Federal Housing Tax Credit Creates An Amazing Opportunity For First Time Homebuyers
I’ve been trying for weeks to get the real scoop on the $8000 Tax Credit that was part of the housing bill that was passed last month.
I’ve gotten different answers from multiple accountants and loan officers. Finally, The National Association of Homebuilders has put out a FAQ video that gives us the real answers.
Considering the ridiculously low prices that the foreclosed homes are selling for, this creates a huge opportunity to literally get PAID to buy a house.
As an example, using a $100,000 sale price, a buyer would need $3500 downpayment to do an FHA loan with a 3.5% downpayment. If the deal closes in the year 2009, a buyer could get a check from the government for $8000. six to eight weeks after filing to receive it. It can’t be used as downpayment, so the buyer will need to have the downpayment saved up first.
There’s some income limitations to get it, and it’s not just a blanket 8000. It’s actually 10% of the purchase price up to the 8000 limit. So a seventy thousand dollar home purchase would only generate a SEVEN thousand dollar credit.

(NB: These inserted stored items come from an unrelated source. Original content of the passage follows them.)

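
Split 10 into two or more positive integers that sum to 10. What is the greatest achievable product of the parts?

Let g[k] be the best product for length k (with at least one cut). For each first piece i, the rest contributes max(k−i, g[k−i]).
g[2] = 1×max(1,0) = 1×1 = 1
g[3] = 1×max(2,1) = 1×2 = 2
g[4] = 2×max(2,1) = 2×2 = 4
g[5] = 2×max(3,2) = 2×3 = 6
g[6] = 3×max(3,2) = 3×3 = 9
g[7] = 2×max(5,6) = 2×6 = 12
g[8] = 2×max(6,9) = 2×9 = 18
g[9] = 3×max(6,9) = 3×9 = 27
g[10] = 2×max(8,18) = 2×18 = 36
One optimal split: 3 + 3 + 2 + 2; product 3×3×2×2 = 36.

36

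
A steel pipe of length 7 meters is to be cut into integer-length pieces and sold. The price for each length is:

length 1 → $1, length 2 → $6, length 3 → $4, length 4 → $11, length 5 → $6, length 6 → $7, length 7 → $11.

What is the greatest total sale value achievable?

Build v[k] bottom-up: v[k] = max over allowed piece i of (p[i] + v[k−i]).
v[1] = 1
v[2] = 6
v[3] = 7  (first piece 1, then v[2]=6)
v[4] = 12  (first piece 2, then v[2]=6)
v[5] = 13  (first piece 1, then v[4]=12)
v[6] = 18  (first piece 2, then v[4]=12)
v[7] = 19  (first piece 1, then v[6]=18)
One optimal cutting: 2 + 2 + 2 + 1 → $6 + $6 + $6 + $1 = $19.

19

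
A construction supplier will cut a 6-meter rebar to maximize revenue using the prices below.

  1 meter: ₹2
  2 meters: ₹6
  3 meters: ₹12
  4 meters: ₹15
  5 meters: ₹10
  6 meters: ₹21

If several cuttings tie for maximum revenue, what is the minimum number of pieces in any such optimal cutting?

2

Consider every possible first cut. r[k] is the best of p[i]+r[k−i] over all sellable i≤k.
r[1] = 2
r[2] = max(2+2, 6+0) = 6
r[3] = max(2+6, 6+2, 12+0) = 12
r[4] = max(2+12, 6+6, 12+2, 15+0) = 15
r[5] = max(2+15, 6+12, 12+6, 15+2, 10+0) = 18
r[6] = max(2+18, 6+15, 12+12, 15+6, 10+2, 21+0) = 24
Maximum revenue is ₹24.
Now minimize piece count subject to staying optimal: for each k, pieces[k] = 1 + min over i with p[i]+r[k−i]=r[k] of pieces[k−i].
pieces[3] = 1
pieces[4] = 1
pieces[5] = 2
pieces[6] = 2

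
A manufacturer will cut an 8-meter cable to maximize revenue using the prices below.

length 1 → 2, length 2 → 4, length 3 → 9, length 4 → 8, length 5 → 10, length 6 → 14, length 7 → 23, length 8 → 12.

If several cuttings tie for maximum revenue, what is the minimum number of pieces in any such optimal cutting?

Let r[k] be the best obtainable value from length k. For each k, try every first piece i and keep the best of price[i] + r[k−i].
r[1] = 2
r[2] = 4  (first piece 1, then r[1]=2)
r[3] = 9
r[4] = 11  (first piece 1, then r[3]=9)
r[5] = 13  (first piece 1, then r[4]=11)
r[6] = 18  (first piece 3, then r[3]=9)
r[7] = 23
r[8] = 25  (first piece 1, then r[7]=23)
Maximum revenue is 25.
Now minimize piece count subject to staying optimal: for each k, pieces[k] = 1 + min over i with p[i]+r[k−i]=r[k] of pieces[k−i].
pieces[5] = 2
pieces[6] = 2
pieces[7] = 1
pieces[8] = 2

2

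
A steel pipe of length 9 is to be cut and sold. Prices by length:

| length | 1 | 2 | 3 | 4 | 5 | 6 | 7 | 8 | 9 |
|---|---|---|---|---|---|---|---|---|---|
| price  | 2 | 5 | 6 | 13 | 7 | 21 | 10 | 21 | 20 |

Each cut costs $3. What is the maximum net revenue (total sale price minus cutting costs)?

Consider every possible first cut. r[k] is the best of p[i]+r[k−i] over all sellable i≤k, charging 3 whenever i<k.
r[1] = 2
r[2] = max(2+2-3, 5+0) = 5
r[3] = max(2+5-3, 5+2-3, 6+0) = 6
r[4] = max(2+6-3, 5+5-3, 6+2-3, 13+0) = 13
r[5] = max(2+13-3, 5+6-3, 6+5-3, 13+2-3, 7+0) = 12
r[6] = max(2+12-3, 5+13-3, 6+6-3, 13+5-3, 7+2-3, 21+0) = 21
r[7] = max(2+21-3, 5+12-3, 6+13-3, …, 21+2-3, 10+0) = 20
r[8] = max(2+20-3, 5+21-3, 6+12-3, …, 10+2-3, 21+0) = 23
r[9] = max(2+23-3, 5+20-3, 6+21-3, …, 21+2-3, 20+0) = 24
One optimal plan: pieces 6 + 3 (1 cut) → $27 − $3 = $24.

24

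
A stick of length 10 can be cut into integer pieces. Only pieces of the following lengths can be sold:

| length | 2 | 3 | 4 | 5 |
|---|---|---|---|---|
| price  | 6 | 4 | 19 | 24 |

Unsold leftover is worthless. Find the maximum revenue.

Let r[k] be the best obtainable value from length k. For each k, try every first piece i and keep the best of price[i] + r[k−i].
r[1] = 0
r[2] = 6
r[3] = 6
r[4] = 19
r[5] = 24
r[6] = 25  (first piece 2, then r[4]=19)
r[7] = 30  (first piece 2, then r[5]=24)
r[8] = 38  (first piece 4, then r[4]=19)
r[9] = 43  (first piece 4, then r[5]=24)
r[10] = 48  (first piece 5, then r[5]=24)
One optimal cutting: 5 + 5 → $48.

48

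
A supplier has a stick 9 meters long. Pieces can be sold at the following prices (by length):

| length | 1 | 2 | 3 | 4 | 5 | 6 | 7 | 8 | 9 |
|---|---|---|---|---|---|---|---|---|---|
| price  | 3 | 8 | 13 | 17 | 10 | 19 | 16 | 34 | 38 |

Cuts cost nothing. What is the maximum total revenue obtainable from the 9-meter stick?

Build best[k] bottom-up: best[k] = max over allowed piece i of (p[i] + best[k−i]).
best[1] = 3
best[2] = 8
best[3] = 13
best[4] = 17
best[5] = 21  (first piece 2, then best[3]=13)
best[6] = 26  (first piece 3, then best[3]=13)
best[7] = 30  (first piece 3, then best[4]=17)
best[8] = 34  (first piece 2, then best[6]=26)
best[9] = 39  (first piece 3, then best[6]=26)
One optimal cutting: 3 + 3 + 3 → $13 + $13 + $13 = $39.

39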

There’s also 2 different “3 year rules” attached to it. First, to qualify, you can’t have owned a home for the previous 3 years, which by their definition would make you a “first time buyer” once again. The second 3 year rule, is that you HAVE to stay the owner for 3 years or you’ll have to pay it back.
Interest rates are also at their lowest point in practically FOREVER, as well. We’re selling homes now at approximately 1995 prices. Last summer, I really thought that last summer (when prices had retreated to 2004 levels) that we were going to be done with the declining sales prices. It wasn’t even a thought that prices could retreat this much in order for the banks to unload that amount of foreclosed inventory. But they have.
I need to do a real RANT about it (in another post in a day or two), because the ridiculous pricing strategies are insane, and is FURTHER hurting the economy, when on the surface you’d think it would be helping. It is, if you’re buying, but not for anyone who currently owns.